La amistad fue tan inmensa con el pasar de los años, que yo le seguía visitando: en el mismo rancho frente al mar, bajo el mismo techo de Zinc, a pesar de que en casa ya tenían TV. Uno escoge donde irse, adonde aparecerse, siempre.

Un día, ocho años después —o eso creo—, pasó algo extraño. Yo tenía en la mano un yoyo, se me cayó y terminó detrás del viejo televisor. Fui por él, y al recogerlo pude notar que el cable del TV estaba cortado, no terminé de salir del asombro cuando, detallando bien, vi que la pantalla estaba rota. Volteé, asustado y extrañado, a verla a ella, y allí estaba, igual que siempre, sonriente.

—¿Qué quieres ver, Juan? ¿Qué fruta quieres comer? Aquí siempre hay café, y algo bueno de qué hablar; me haces falta, mijo —mientras decía eso, ella empezó como a desvanecerse, y un fuerte ventarrón comenzó a soplar desde la salina, arremetiendo contra el rancho hasta reducirlo a escombros.

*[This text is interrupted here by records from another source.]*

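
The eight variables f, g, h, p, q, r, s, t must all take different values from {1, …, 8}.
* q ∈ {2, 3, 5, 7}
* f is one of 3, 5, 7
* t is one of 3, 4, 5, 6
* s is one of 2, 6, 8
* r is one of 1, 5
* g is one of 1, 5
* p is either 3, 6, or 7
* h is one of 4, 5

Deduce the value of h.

4

The 8 variables together cover exactly {1, 2, 3, 4, 5, 6, 7, 8} — 8 values for 8 variables — and 8 appears only in s's list, so s = 8.
Among the 7 still-open variables, 2 fits only q (and all 7 values in {1, 2, 3, 4, 5, 6, 7} must be used), so q = 2.
The 2 variables g and r are confined to {1, 5}, which locks those values in; drop them from f, h, t.
So h = 4.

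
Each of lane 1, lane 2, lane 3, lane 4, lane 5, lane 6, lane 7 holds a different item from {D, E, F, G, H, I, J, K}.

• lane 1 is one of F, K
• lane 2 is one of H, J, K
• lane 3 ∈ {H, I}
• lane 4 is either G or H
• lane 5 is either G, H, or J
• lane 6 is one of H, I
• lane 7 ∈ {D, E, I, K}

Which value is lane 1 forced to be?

The 2 variables lane 3 and lane 6 are confined to {H, I}, which locks those values in; drop them from lane 2, lane 4, lane 5, lane 7.
lane 4's domain is down to {G}, so lane 4 = G. So lane 5 can't be G.
lane 5's domain is down to {J}, so lane 5 = J. So lane 2 can't be J.
lane 2 has just one choice, so lane 2 = K. Strike K from lane 1, lane 7.
So lane 1 = F.

F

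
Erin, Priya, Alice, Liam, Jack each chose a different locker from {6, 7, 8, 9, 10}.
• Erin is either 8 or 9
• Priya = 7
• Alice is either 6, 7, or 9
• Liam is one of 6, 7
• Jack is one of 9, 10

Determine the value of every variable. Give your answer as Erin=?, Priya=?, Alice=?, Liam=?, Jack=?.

Priya has just one choice, so Priya = 7. Strike 7 from Alice, Liam.
Liam has just one choice, so Liam = 6. So Alice can't be 6.
Alice's domain is down to {9}, so Alice = 9. Eliminate 9 elsewhere: Erin, Jack.
Jack's domain is down to {10}, so Jack = 10.
Erin has just one choice, so Erin = 8.

Erin=8, Priya=7, Alice=9, Liam=6, Jack=10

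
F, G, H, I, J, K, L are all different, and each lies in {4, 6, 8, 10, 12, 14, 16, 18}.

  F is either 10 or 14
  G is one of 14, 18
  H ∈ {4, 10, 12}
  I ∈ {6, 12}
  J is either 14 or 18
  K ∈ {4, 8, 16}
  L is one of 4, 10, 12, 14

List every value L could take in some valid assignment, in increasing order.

The 2 variables G and J are confined to {14, 18}, which locks those values in; drop them from F, L.
F's domain is down to {10}, so F = 10. Strike 10 from H, L.
H and L share exactly the 2 values {4, 12}; by pigeonhole those values go to them, so strike 4, 12 from I, K.
That leaves I = 6.
No further eliminations apply; L can still be any of 4, 12.

4, 12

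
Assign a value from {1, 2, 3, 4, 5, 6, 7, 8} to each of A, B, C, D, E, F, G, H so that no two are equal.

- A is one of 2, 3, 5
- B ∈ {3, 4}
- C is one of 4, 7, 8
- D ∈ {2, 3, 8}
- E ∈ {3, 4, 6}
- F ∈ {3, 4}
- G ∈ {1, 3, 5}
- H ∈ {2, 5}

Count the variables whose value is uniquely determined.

Among the 8 variables, 1 fits only G (and all 8 values in {1, 2, 3, 4, 5, 6, 7, 8} must be used), so G = 1.
Among the 7 still-open variables, 6 fits only E (and all 7 values in {2, 3, 4, 5, 6, 7, 8} must be used), so E = 6.
The 6 still-open variables draw from only 6 values {2, 3, 4, 5, 7, 8}, so each is used; only C can be 7, hence C = 7.
The 5 still-open variables draw from only 5 values {2, 3, 4, 5, 8}, so each is used; only D can be 8, hence D = 8.
B and F between them cover only {3, 4} — a naked pair. Remove those values from A.
Determined: C=7, D=8, E=6, G=1. The other variables each still have more than one consistent value. That makes 4.

4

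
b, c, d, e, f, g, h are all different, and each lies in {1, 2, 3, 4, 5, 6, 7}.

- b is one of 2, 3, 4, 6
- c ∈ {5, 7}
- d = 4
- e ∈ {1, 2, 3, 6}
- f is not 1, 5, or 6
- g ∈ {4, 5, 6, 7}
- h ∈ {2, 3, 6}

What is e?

d has just one choice, so d = 4. So b, f, g can't be 4.
Among the 6 still-open variables, 1 fits only e (and all 6 values in {1, 2, 3, 5, 6, 7} must be used), so e = 1.

1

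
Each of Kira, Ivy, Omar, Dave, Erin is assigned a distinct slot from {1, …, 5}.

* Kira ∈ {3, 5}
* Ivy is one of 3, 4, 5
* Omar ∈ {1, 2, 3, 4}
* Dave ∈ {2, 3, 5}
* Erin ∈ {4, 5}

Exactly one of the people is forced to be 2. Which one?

The 5 variables together cover exactly {1, 2, 3, 4, 5} — 5 values for 5 variables — and 1 appears only in Omar's list, so Omar = 1.
The 4 still-open variables draw from only 4 values {2, 3, 4, 5}, so each is used; only Dave can be 2, hence Dave = 2.

Dave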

Logré salir de casualidad. Nunca quise creer de lleno lo que viví esos años, ¿adónde me sentaba realmente?, ¿con quién hablaba? Lo más extraño fue que, revisando los escombros, hallé el balón de futbolito, al lado de un retrato de un viejo equipo de niños de 10 años, con una vieja nota de duelo del Sol de Margarita que lamentaba la muerte del grupo en aquel triste accidente.

A lo lejos Yanmar me llama, creo que es hora de volver a jugar con los muchachos.